Problem: Explain why, in practice, TD outperforms MC at value function estimation.
Solution: A useful analogy is to imagine a carnival (MRP) with \(2\) games (states) \(A,B\). Game \(A\) always returns reward \(r_A=0\) but also asserts the player has to proceed to game \(B\) (i.e. \(p(r_{t+1}=0,\mathbf x_{t+1}=B|\mathbf x_t=A)=1\)), and game \(B\) can return reward \(r_B\in\{0,1\}\) with (say) \(50:50\) odds but after that the player must go home. Imagine a batch of \(8\) carnival players/”episodes”, \(2\) of which are initialized at game \(A\), and the other \(6\) are initialized at game \(B\). It turns out that both of the players who begin at game \(A\) then receive \(r_A=0\) as expected, and then proceed to game \(B\) and happen to receive \(r_B=0\) and go home. On the other hand, of the \(6\) players who begin at game \(B\), \(4\) of them get \(r_B=1\) while the remaining \(2\) get \(r_B=0\). Assuming undiscounted return \(\gamma=1\), the Monte Carlo approach would look at the \(2\) episodes that passed through game \(A\), and conclude that game \(A\) has no value \(\langle R_t|\mathbf x_t=A\rangle=0\), whereas game \(B\) seems to have value \(\langle R_t|\mathbf x_t=B\rangle=4/8=1/2\). By contrast, a TD approach would say that both games \(A\) and \(B\) have value \(1/2\) because anyone who plays game \(A\) has to play game \(B\). Thus, TD is about finding the maximum likelihood for the MRP, whereas MC is about minimizing mean-squared error.

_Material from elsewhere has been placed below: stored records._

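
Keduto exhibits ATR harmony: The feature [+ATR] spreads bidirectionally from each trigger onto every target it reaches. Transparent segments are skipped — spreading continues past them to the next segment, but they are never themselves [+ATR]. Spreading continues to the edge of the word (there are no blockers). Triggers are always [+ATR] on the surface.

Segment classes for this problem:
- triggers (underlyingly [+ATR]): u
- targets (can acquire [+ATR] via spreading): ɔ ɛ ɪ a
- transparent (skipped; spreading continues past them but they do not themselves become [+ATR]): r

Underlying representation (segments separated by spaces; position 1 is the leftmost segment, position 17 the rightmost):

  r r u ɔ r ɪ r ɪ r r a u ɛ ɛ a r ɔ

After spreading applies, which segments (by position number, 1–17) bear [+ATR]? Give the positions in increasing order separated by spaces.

3 4 6 8 11 12 13 14 15 17

From /u/ at 3 rightward: 4 /ɔ/ → [+ATR]; 5 /r/ transparent; 6 /ɪ/ → [+ATR]; 7 /r/ transparent; 8 /ɪ/ → [+ATR]; 9 /r/ transparent; 10 /r/ transparent; 11 /a/ → [+ATR]; 12 /u/ is itself a trigger — this domain ends here.
From /u/ at 3 leftward: 2 /r/ transparent; 1 /r/ transparent; word edge.
From /u/ at 12 rightward: 13 /ɛ/ → [+ATR]; 14 /ɛ/ → [+ATR]; 15 /a/ → [+ATR]; 16 /r/ transparent; 17 /ɔ/ → [+ATR]; word edge.
From /u/ at 12 leftward: 11 /a/ → [+ATR]; 10 /r/ transparent; 9 /r/ transparent; 8 /ɪ/ → [+ATR]; 7 /r/ transparent; 6 /ɪ/ → [+ATR]; 5 /r/ transparent; 4 /ɔ/ → [+ATR]; 3 /u/ is itself a trigger — this domain ends here.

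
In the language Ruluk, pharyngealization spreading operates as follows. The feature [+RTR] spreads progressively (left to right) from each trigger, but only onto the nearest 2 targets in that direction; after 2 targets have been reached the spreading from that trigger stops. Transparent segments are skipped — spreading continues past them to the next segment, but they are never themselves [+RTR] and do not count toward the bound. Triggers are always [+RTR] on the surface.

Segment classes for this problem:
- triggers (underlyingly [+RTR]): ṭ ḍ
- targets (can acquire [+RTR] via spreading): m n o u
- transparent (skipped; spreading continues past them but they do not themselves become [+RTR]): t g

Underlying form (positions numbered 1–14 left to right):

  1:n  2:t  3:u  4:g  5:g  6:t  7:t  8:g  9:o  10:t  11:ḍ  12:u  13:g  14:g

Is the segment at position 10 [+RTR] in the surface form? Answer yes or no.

no

From /ḍ/ at 11 rightward: 12 /u/ → [+RTR]; 13 /g/ transparent; 14 /g/ transparent; word edge.
Targets with no active source: positions 1 3 9 stay [-emphatic].
[+RTR] positions on the surface: 11 12.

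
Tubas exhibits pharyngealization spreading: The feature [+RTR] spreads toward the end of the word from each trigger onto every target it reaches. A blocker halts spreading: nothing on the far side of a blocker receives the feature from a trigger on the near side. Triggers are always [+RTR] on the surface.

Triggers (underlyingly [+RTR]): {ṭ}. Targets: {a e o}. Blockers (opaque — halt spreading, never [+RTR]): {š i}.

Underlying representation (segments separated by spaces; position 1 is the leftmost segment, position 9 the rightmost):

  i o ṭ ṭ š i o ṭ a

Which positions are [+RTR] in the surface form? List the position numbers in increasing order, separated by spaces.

From /ṭ/ at 3 rightward: 4 /ṭ/ is itself a trigger — this domain ends here.
From /ṭ/ at 4 rightward: 5 /š/ blocks.
From /ṭ/ at 8 rightward: 9 /a/ → [+RTR]; word edge.
Targets with no active source: positions 2 7 stay [-emphatic].

3 4 8 9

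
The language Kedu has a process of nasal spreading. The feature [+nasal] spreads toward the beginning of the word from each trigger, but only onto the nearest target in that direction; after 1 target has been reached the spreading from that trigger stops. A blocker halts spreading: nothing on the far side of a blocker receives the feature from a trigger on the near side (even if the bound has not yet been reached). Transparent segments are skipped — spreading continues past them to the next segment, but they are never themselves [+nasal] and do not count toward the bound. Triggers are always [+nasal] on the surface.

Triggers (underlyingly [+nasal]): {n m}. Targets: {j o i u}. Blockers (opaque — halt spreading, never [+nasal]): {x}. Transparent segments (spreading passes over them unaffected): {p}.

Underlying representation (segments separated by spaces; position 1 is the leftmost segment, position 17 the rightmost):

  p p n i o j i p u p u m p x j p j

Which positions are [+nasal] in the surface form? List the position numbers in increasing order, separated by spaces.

From /n/ at 3 leftward: 2 /p/ transparent; 1 /p/ transparent; word edge.
From /m/ at 12 leftward: 11 /u/ → [+nasal]; bound reached.
Targets with no active source: positions 4 5 6 7 9 15 17 stay [-nasal].

3 11 12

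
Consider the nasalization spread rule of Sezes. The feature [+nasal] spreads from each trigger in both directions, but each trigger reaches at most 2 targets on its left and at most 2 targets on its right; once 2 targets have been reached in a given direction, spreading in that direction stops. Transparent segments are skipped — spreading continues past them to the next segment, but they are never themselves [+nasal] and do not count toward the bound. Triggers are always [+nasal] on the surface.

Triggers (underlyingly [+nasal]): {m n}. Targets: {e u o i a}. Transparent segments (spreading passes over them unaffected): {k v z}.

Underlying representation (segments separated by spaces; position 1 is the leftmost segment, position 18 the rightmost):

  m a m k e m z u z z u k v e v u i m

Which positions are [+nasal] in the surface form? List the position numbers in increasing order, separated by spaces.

From /m/ at 1 rightward: 2 /a/ → [+nasal]; 3 /m/ is itself a trigger — this domain ends here.
From /m/ at 1 leftward: word edge.
From /m/ at 3 rightward: 4 /k/ transparent; 5 /e/ → [+nasal]; 6 /m/ is itself a trigger — this domain ends here.
From /m/ at 3 leftward: 2 /a/ → [+nasal]; 1 /m/ is itself a trigger — this domain ends here.
From /m/ at 6 rightward: 7 /z/ transparent; 8 /u/ → [+nasal]; 9 /z/ transparent; 10 /z/ transparent; 11 /u/ → [+nasal]; bound reached.
From /m/ at 6 leftward: 5 /e/ → [+nasal]; 4 /k/ transparent; 3 /m/ is itself a trigger — this domain ends here.
From /m/ at 18 rightward: word edge.
From /m/ at 18 leftward: 17 /i/ → [+nasal]; 16 /u/ → [+nasal]; bound reached.
Target with no active source: position 14 stays [-nasal].

1 2 3 5 6 8 11 16 17 18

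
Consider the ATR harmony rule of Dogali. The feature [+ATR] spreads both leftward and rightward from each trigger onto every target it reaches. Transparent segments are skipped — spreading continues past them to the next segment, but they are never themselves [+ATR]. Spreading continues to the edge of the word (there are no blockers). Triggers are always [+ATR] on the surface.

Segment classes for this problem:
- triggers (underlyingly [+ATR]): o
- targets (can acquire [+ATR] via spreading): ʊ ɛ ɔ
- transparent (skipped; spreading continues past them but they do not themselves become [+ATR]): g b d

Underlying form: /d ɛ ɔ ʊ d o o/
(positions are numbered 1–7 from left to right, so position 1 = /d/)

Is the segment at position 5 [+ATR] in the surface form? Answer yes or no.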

(aside: to illustrate this more clearly, consider \(n=1\)-step TD where \(\Delta\langle R_t|\mathbf x_t\rangle=\alpha(r_{t+1}+\gamma\langle R_{t+1}|\mathbf x_{t+1}\rangle-\langle R_t|\mathbf x_t\rangle)\) for each visit to state \(\mathbf x_t\). Then the total bootstrap on the value over all times \(t\) when \(\mathbf x_t\) was visited would be given by: \(\sum_t\Delta\langle R_t|\mathbf x_t\rangle=0\) at equilibrium, so rearranging, one finds a Bellman-like equation \(v(\mathbf x)=\hat r_{t+1}+\gamma\hat{v}(\mathbf x_{t+1})\). This result is sometimes called Sutton’s theorem).